Since then a toxic impasse has developed between the board and elements of the fanbase. Everton is locked in a holding pattern whereby club directors are staying away from home matches while supporters, justifiably worried about the running of the club, are maintaining their pre-match protests - with more demonstrations calling for change to come. Barrett-Baxendale’s regular match programme updates have even stopped. This situation, like that portrayed in Everton’s accounts, is unsustainable.

Whether the relationship between the club hierarchy and sections of the Blues support can ever truly be repaired remains to be seen. It is doubtful. For some, a second consecutive relegation battle, the troubling financial outlook and the allegations that directors are not safe to attend home games - claims initially made without the intelligence input of Merseyside Police nor any specific incidents having been reported to the force - suggests the wounds can never heal.

But for there to be any chance of a return to stability, the consensus is the club should make the first move. And this is what makes Kenwright and Barrett-Baxendale's introduction to the accounts so significant. Their first public comments since the breakdown could have offered an olive branch to disaffected supporters. There could have been a recognition of the turmoil and a display of understanding that many supporters are scared of what will happen to their great club. There could perhaps even have been a degree of humility that those in power may hold at least some responsibility for the problems that blossomed over a dramatic January but had their roots in the previous years of chaos. There was none of this, however.

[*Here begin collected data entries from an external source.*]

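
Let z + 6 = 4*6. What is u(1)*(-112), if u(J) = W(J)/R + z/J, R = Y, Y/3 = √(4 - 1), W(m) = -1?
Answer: -2016 + 112*√3/9 ≈ -1994.4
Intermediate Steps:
z = 18 (z = -6 + 4*6 = -6 + 24 = 18)
Y = 3*√3 (Y = 3*√(4 - 1) = 3*√3 ≈ 5.1962)
R = 3*√3 ≈ 5.1962
u(J) = 18/J - √3/9 (u(J) = -1/(3*√3) + 18/J = -√3/9 + 18/J = 18/J - √3/9)
u(1)*(-112) = (18/1 - √3/9)*(-112) = (18*1 - √3/9)*(-112) = (18 - √3/9)*(-112) = -2016 + 112*√3/9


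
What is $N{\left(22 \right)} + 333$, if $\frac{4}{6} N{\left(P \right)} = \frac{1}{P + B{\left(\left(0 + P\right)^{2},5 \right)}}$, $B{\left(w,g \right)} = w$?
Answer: $\frac{336999}{1012} \approx 333.0$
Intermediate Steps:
$N{\left(P \right)} = \frac{3}{2 \left(P + P^{2}\right)}$ ($N{\left(P \right)} = \frac{3}{2 \left(P + \left(0 + P\right)^{2}\right)} = \frac{3}{2 \left(P + P^{2}\right)}$)
$N{\left(22 \right)} + 333 = \frac{3}{2 \cdot 22 \left(1 + 22\right)} + 333 = \frac{3}{2} \cdot \frac{1}{22} \cdot \frac{1}{23} + 333 = \frac{3}{1012} + 333 = \frac{336999}{1012}$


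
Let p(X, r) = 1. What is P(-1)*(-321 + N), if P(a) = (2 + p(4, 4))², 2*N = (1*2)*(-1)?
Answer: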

Instead, Barrett-Baxendale wrote of the club’s financial security - though the pages that followed included dire warnings should the threat of a relegation become hellish reality. Kenwright, for his part, chose to double down on the club’s insistence of innocence in the face of a referral to an independent commission by the Premier League for an alleged breach of profit and sustainability regulations. To hammer home that denial is within the club’s rights and it is important that even the fiercest critics of those who run Everton acknowledge the club is innocent unless proven otherwise. And given the club’s position that it worked closely with the Premier League during the period under scrutiny there is little doubt the governing body deserves scrutiny over its handling of this, at least while the specific allegation remains unclear.

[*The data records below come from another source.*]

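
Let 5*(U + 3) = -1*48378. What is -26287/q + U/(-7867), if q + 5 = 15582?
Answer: -280181384/612721295 ≈ -0.45727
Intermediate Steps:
U = -48393/5 (U = -3 + (-1*48378)/5 = -3 + (1/5)*(-48378) = -3 - 48378/5 = -48393/5 ≈ -9678.6)
q = 15577 (q = -5 + 15582 = 15577)
-26287/q + U/(-7867) = -26287/15577 - 48393/5/(-7867) = -26287*1/15577 - 48393/5*(-1/7867) = -26287/15577 + 48393/39335 = -280181384/612721295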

Kenwright did mention the “instruction given to myself and my fellow board members not to attend Goodison Park”, but only to describe it as “painful”, adding: “That has hurt deeply.”

Whether he or Barrett-Baxendale could have written anything to appease their harshest critics is unlikely. But there are Blues who believe the responsibility is on the club to make the first move if relations are to have any chance of reparation.

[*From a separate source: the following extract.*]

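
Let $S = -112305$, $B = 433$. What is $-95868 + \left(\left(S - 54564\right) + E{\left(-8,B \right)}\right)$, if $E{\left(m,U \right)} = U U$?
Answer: $-75248$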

That neither sought to do this, after months of opportunity for private reflection and despite having the freedom to extend into personal thoughts in the account forewords, represents a missed opportunity. This was the first time concerned supporters heard from either during months of deep instability and mistrust. Yet the words they chose not to write still haunted the accounts that followed - as they did Goodison over the following days. Ahead of Spurs, supporters marched again, this time beneath the replacement panel depicting Kenwright’s takeover of Everton in the club timeline along the perimeter of Goodison. The last one was discovered dumped in the Leeds Liverpool Canal. It has been that kind of season. Before the draw with Tottenham, fans marched once more because they want the best for their club. They say they will keep marching if they have to.

Whether those in power are watching is another matter.

But if Kenwright truly believes, as he wrote, that “a united football club is a stronger football club”, it may fall to the chairman or those around him to make the first move in bringing people together.